The interviewers conducted their interviews with car drivers in the street between May and August 2012. Each national partner chose three different locations in their country with a very high traffic volume, e.g. motorway service areas or car parks at shopping centres. A balanced geographical distribution of the interview locations was essential.

At least two representatives of each national automobile club and of the Red Cross conducted the survey in these locations, setting up their own booths. The practical exercises were carried out on dummies or volunteers behind a screen to prevent potential further test subjects from gaining an advantage by watching.  


About EuroTest

Through EuroTest – an international testing programme for consumer protection, 18 automobile clubs in 17 countries, members of the Fédération Internationale de l'Automobile (FIA), have been putting the quality and safety of mobility in Europe to the test since 2000 for the benefit of their members and all mobile consumers in Europe. The EuroTest partners have constantly called for a Europe where the mobile consumer can circulate freely using quality infrastructure and services safely.

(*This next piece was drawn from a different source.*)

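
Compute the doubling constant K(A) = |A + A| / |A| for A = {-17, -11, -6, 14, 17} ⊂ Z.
K = |A + A| / |A| = 15/5 = 3

Enumerate A + A = {a + b : a, b ∈ A}. With |A| = 5, there are |A|^2 = 25 ordered sum pairs; collecting distinct values, A + A = {-34, -28, -23, -22, -17, -12, -3, 0, 3, 6, 8, 11, 28, 31, 34}, so |A + A| = 15. Thus K = 15/5 = 3. For comparison, the minimum possible |A + A| over all 5-element sets is 2·5 − 1 = 9 (so min K = 9/5), attained only by arithmetic progressions.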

Fédération Internationale de l'Automobile (FIA) Region I office
FIA Region I represents 106 Touring and Motoring Clubs in Europe, the Middle East and Africa from its Brussels office, which total more than 36 million members. The FIA represents the interest of these members as motorists, public transport users, pedestrians and tourists. The FIA’s primary goal is to secure a mobility that is safe, affordable, sustainable and efficient. With these aims in mind the work focuses on Road Safety, Consumer Protection, Environmental Protection, and the promotion of Sustainable Motoring.